8.5. Typische fertige Ausgabe für dieses Plugin: Aufgabenmatrix: Angelegenheit, Unterstützungsbedarf, vorhandene Hilfe, Wunsch, Vertretungsbedarf, Genehmigung und nächster Schritt; Gerichtsantrag: Anlass, konkrete Gefahr oder Bedarf, Tatsachenbelege, beantragter Aufgabenbereich, mildere Mittel und Eilbedürftigkeit.
9. Ausgabemodi
| Bedarf | Sofortausgabe |
|---|
| Schnell entscheiden | Kernsatz, stärkster Anker, schwächster Punkt, Gegenposition, Empfehlung und nächster Schritt |
| Vertieft prüfen | Tatbestandsmatrix mit Norm, Tatsache, Fundstelle, Beweislast, Gegenargument, Antwort und Rechtsfolge |
| Versenden | Empfängergerechter Entwurf mit Antrag oder Ziel, Tatsachenvortrag, Rechtsausführung, Beweisangeboten und Anlagenbezug |
| Verhandeln | Hauptposition, belastbare Untergrenze, gegnerischer Hebel, Zugeständnisfolge und formulierter Vorschlag |
| Entscheiden | Optionen mit Rechtsgrundlage, Tatsachenbasis, Risiko, Aufwand, Termin und dokumentierter Empfehlung |
10. Fachliche Formulierungsansätze
10.1. Aufgabenmatrix: Angelegenheit, Unterstützungsbedarf, vorhandene Hilfe, Wunsch, Vertretungsbedarf, Genehmigung und nächster Schritt.

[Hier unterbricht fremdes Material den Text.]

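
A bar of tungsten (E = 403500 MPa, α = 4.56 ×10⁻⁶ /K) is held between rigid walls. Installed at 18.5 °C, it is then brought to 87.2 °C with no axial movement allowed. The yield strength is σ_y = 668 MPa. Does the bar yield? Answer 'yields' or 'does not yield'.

E = 403500 MPa = 403.5 GPa.
ΔT = 68.70 K. Constrained thermal stress σ = E·α·ΔT = 403.5×10³ MPa × 4.56×10⁻⁶ × 68.70 = 126 MPa (compressive).
Compare to σ_y = 668 MPa: σ < σ_y, so it does not yield.

does not yield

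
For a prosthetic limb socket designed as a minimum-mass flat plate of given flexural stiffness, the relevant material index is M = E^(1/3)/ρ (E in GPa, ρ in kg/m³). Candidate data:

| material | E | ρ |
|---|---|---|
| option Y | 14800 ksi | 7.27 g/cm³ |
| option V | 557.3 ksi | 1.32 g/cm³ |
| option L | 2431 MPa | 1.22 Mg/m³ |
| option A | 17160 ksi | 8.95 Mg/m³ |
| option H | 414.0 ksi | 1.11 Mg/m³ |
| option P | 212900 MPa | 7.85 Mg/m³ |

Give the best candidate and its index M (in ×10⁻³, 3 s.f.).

Convert each candidate to consistent units, then evaluate M:
  option Y: E = 102.0 GPa, ρ = 7270 kg/m³
  option V: E = 3.842 GPa, ρ = 1320 kg/m³
  option L: E = 2.431 GPa, ρ = 1220 kg/m³
  option A: E = 118.3 GPa, ρ = 8950 kg/m³
  option H: E = 2.854 GPa, ρ = 1110 kg/m³
  option P: E = 212.9 GPa, ρ = 7850 kg/m³
  option H: M = 1.28×10⁻³
  option V: M = 1.19×10⁻³
  option L: M = 1.10×10⁻³
  option P: M = 0.761×10⁻³
  option Y: M = 0.643×10⁻³
  option A: M = 0.549×10⁻³
Option H ranks first.

option H, M = 1.28×10⁻³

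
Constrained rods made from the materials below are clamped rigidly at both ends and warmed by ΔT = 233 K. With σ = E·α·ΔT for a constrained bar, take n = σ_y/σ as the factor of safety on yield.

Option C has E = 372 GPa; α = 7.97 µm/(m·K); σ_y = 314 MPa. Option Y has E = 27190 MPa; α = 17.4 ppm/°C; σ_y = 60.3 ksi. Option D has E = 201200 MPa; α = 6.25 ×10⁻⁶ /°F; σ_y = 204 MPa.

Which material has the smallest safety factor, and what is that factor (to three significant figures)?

Per material, after unit conversion:
  option C: E = 372.0, α = 7.97, σ_y = 314.0 → σ = 691 MPa, n = 0.455
  option Y: E = 27.19, α = 17.4, σ_y = 415.8 → σ = 110 MPa, n = 3.77
  option D: E = 201.2, α = 11.2, σ_y = 204.0 → σ = 527 MPa, n = 0.387
Smallest n: option D with n = 0.387.

option D, n = 0.387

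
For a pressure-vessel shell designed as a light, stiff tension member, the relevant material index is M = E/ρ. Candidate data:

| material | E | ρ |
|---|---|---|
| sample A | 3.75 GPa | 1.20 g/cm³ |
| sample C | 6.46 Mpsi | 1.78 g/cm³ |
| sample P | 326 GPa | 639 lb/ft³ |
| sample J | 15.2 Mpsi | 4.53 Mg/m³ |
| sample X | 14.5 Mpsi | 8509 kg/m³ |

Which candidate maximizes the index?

Convert each candidate to consistent units, then evaluate M:
  sample A: E = 3.750 GPa, ρ = 1200 kg/m³
  sample C: E = 44.54 GPa, ρ = 1780 kg/m³
  sample P: E = 326.0 GPa, ρ = 10240 kg/m³
  sample J: E = 104.8 GPa, ρ = 4530 kg/m³
  sample X: E = 99.97 GPa, ρ = 8509 kg/m³
  sample P: M = 31.8 MN·m/kg
  sample C: M = 25.0 MN·m/kg
  sample J: M = 23.1 MN·m/kg
  sample X: M = 11.7 MN·m/kg
  sample A: M = 3.12 MN·m/kg
Highest index: sample P.

sample P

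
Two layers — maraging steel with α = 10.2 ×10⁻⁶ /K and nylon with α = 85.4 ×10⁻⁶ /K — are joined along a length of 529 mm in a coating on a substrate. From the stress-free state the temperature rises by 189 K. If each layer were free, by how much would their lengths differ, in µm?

Δα = |10.2 − 85.4|×10⁻⁶/K = 75.2×10⁻⁶/K.
ΔL_mismatch = Δα·L·ΔT = 75.2×10⁻⁶ × 529.0 mm × 189.0 K = 7520 µm.

7520 µm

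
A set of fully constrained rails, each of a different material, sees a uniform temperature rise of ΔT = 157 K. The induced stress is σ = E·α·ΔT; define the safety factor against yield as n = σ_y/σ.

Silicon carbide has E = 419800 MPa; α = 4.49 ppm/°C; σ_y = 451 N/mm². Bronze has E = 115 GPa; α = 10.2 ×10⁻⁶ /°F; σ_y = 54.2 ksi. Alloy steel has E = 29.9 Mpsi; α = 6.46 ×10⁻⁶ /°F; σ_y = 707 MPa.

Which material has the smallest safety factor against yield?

Converting E to GPa, α to ×10⁻⁶/K, σ_y to MPa, then σ and n for each:
  silicon carbide: E = 419.8, α = 4.49, σ_y = 451.0 → σ = 296 MPa, n = 1.52
  bronze: E = 115.0, α = 18.4, σ_y = 373.7 → σ = 331 MPa, n = 1.13
  alloy steel: E = 206.2, α = 11.6, σ_y = 707.0 → σ = 376 MPa, n = 1.88
The minimum is bronze at n = 1.13.

bronze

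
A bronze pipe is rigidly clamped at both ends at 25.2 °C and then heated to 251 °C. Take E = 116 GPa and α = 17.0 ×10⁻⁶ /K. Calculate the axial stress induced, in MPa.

ΔT = 225.8 K. Constrained thermal stress σ = E·α·ΔT = 116.0×10³ MPa × 17.0×10⁻⁶ × 225.8 = 445 MPa (compressive).

445 MPa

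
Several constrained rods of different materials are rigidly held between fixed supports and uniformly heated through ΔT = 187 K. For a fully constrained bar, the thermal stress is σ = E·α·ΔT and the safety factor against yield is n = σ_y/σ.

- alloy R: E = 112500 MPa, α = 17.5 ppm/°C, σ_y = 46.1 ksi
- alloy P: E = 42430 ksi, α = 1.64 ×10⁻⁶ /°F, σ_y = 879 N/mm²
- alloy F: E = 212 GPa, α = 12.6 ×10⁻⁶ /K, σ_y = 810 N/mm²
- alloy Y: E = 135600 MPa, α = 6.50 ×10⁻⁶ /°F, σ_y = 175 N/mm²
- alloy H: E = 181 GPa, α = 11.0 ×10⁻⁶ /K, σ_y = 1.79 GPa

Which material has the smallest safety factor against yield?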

10.2. Gerichtsantrag: Anlass, konkrete Gefahr oder Bedarf, Tatsachenbelege, beantragter Aufgabenbereich, mildere Mittel und Eilbedürftigkeit.
10.3. Jahresbericht: persönliche Kontakte, Wünsche, Lebenslage, Maßnahmen, Zielerreichung, Vermögensentwicklung und nächster Berichtszeitraum.
11. Qualitätskontrolle
11.1. Deckt jeder Antrag oder Ergebnissatz eine benannte Rechtsfolge ab?
11.2. Ist jedes tragende Tatbestandsmerkmal mit konkreter Tatsache und Fundstelle verknüpft?
11.3. Ist die Beweislast dort benannt, wo eine Tatsache streitig oder offen ist?
11.4. Wurde die stärkste Gegenposition fair aufgebaut und beantwortet?
11.5. Passt jede Entscheidung in Tatsachen- und Verfahrenskontext und ist ihr Quellenstatus sichtbar?
11.6. Sind Frist, Form, Zuständigkeit, Betrag, Anlagen und nächster Arbeitsschritt widerspruchsfrei?
11.7. Ist das Ergebnis unmittelbar als Aufgabenmatrix, Gerichtsantrag, Genehmigungsvorlage, Vermögensübersicht, Jahresbericht oder Schutzplan verwendbar?